Fourth Walls and Existentialsm


So I’m super excited about today’s topic because if I ever do a thesis it’s going to be on the ideas of breaking the fourth wall and existentialism in picturebooks.
First, there’s the concept of breaking the fourth wall. This happens a lot in plays, where the actors talk directly to the audience, but there are a lot of great picturebooks that do it too. THERE ARE CATS IN THIS BOOK by Viviane Schwarz is a great book where the characters address the reader and encourage them to turn the page, engaging the reader more full because s/he becomes a part of the experience of furthering the story.YOU’RE FINALLY HERE! by Mélanie Watt is another good example of a book that breaks the fourth wall, featuring a bunny who scolds the reader for having taken so long in reading the story, only to turn around and talk on his cell phone (there are also some examples of existentialism in it but I’ll get to that in a minute). Finally, Mo Willems’ Pigeon books also break the fourth wall, with the Pigeon asking if he can drive the bus, have a puppy, eat a hotdog. All three are examples of how effective engaging the reader can be and makes the book interactive for all audiences.

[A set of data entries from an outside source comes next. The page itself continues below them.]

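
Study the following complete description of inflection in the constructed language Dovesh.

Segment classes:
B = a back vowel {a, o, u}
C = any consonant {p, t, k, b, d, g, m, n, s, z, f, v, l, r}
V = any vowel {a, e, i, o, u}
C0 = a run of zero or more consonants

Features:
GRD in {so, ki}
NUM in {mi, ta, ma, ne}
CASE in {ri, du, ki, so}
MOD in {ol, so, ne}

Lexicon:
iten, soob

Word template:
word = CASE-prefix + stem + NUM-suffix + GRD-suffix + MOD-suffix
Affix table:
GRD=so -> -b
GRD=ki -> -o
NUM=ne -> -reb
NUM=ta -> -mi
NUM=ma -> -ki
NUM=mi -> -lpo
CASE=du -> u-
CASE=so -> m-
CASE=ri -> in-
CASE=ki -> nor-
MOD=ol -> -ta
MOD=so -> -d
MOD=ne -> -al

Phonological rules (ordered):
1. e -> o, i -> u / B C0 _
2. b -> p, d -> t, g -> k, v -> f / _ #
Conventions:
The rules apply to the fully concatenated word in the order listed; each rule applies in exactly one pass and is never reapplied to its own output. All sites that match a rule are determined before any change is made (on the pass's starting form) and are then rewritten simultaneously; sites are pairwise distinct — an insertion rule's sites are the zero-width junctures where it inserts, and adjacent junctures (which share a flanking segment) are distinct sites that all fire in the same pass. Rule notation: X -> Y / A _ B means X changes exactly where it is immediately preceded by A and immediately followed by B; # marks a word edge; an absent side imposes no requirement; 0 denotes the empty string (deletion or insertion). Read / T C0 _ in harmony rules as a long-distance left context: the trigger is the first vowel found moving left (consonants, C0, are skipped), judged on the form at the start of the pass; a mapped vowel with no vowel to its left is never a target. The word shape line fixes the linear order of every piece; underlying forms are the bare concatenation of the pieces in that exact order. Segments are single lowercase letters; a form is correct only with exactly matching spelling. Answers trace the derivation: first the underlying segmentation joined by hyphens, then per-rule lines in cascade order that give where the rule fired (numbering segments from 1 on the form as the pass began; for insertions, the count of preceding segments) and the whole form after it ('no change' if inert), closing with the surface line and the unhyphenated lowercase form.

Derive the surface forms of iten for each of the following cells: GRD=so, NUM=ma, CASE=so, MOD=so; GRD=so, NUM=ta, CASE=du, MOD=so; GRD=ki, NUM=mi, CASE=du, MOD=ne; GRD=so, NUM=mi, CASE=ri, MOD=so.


cell GRD=so, NUM=ma, CASE=so, MOD=so:
underlying: m-iten-ki-b-d
1. e -> o, i -> u / B C0 _: no change
2. b -> p, d -> t, g -> k, v -> f / _ #: fires at position(s) 9: mitenkibt
surface: mitenkibt

cell GRD=so, NUM=ta, CASE=du, MOD=so:
underlying: u-iten-mi-b-d
1. e -> o, i -> u / B C0 _: fires at position(s) 2: uutenmibd
2. b -> p, d -> t, g -> k, v -> f / _ #: fires at position(s) 9: uutenmibt
surface: uutenmibt

cell GRD=ki, NUM=mi, CASE=du, MOD=ne:
underlying: u-iten-lpo-o-al
1. e -> o, i -> u / B C0 _: fires at position(s) 2: uutenlpooal
2. b -> p, d -> t, g -> k, v -> f / _ #: no change
surface: uutenlpooal

cell GRD=so, NUM=mi, CASE=ri, MOD=so:
underlying: in-iten-lpo-b-d
1. e -> o, i -> u / B C0 _: no change
2. b -> p, d -> t, g -> k, v -> f / _ #: fires at position(s) 11: initenlpobt
surface: initenlpobt


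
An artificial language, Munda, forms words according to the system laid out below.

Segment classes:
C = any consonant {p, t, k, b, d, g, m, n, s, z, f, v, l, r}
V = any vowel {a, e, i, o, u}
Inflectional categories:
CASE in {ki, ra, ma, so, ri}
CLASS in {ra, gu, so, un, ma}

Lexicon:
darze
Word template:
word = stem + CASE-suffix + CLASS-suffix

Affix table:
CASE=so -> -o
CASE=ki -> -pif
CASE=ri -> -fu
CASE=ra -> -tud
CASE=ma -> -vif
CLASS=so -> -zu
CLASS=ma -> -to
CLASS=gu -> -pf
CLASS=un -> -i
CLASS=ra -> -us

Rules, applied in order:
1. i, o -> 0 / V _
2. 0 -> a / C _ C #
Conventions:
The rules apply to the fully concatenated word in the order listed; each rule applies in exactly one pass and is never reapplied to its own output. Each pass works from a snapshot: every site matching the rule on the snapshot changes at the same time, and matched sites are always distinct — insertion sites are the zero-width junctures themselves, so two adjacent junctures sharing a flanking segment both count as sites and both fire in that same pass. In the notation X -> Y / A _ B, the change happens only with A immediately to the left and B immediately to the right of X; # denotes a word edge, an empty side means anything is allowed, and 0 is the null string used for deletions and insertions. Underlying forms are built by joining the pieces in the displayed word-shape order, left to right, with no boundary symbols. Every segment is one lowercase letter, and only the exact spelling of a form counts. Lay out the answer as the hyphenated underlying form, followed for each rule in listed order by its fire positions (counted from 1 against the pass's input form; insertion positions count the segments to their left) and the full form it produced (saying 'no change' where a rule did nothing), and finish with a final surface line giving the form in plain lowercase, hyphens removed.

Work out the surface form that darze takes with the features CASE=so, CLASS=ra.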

Now onto my favorite theory…(drool)…Existentialism.
You can Wikipedia the idea later, but basically existentialism is a complicated philosophy that deals with a heavy focus on the human condition, specifically the meaning of life and one’s purpose. I first became interested in it after reading Tom Stoppard’s tragicomedyROSENCRANTZ AND GUILDENSTERN ARE DEAD, a spinoff of HAMLET—I remember thinking how cool it was that Stoppard was able to contemplate the concept of existence in such a darkly funny way and I always kept it in the back of my mind.
Within the last few years, much to my delight, I started to notice existentialist themes in picturebooks. They all tackle the questions of, “Who am I within the context of this book?” and “What happens to me once the book is closed?” but, like Stoppard, present it in a funny and endearing way. Like I said before, there’s a little bit of existentialism inYOU’RE FINALLY HERE! in that the bunny acknowledges he is in a picturebook and Mo Willems addresses these life-altering questions in his Piggie and Elephant book WE’RE IN A BOOK wherein Piggie and Elephant slowly come to realize that they, too, are characters in a picturebook. The same happens for Mordicai Gerstein’s little girl in A BOOK who questions not only what happens after the book is closed, but what kind of book she is even in and who she is within the context of her own world. All three have characters who ask the reader and themselves the tough questions of what happens when their world is closed because the reader has hit the last page—do they exist outside of the book? More importantly, what does it mean if they DON’T exist beyond those 32 pages?
I could gush for hours of course but as this is a blog and not a novel, I’m trying to keep it short. Ok, go check Wikipedia now.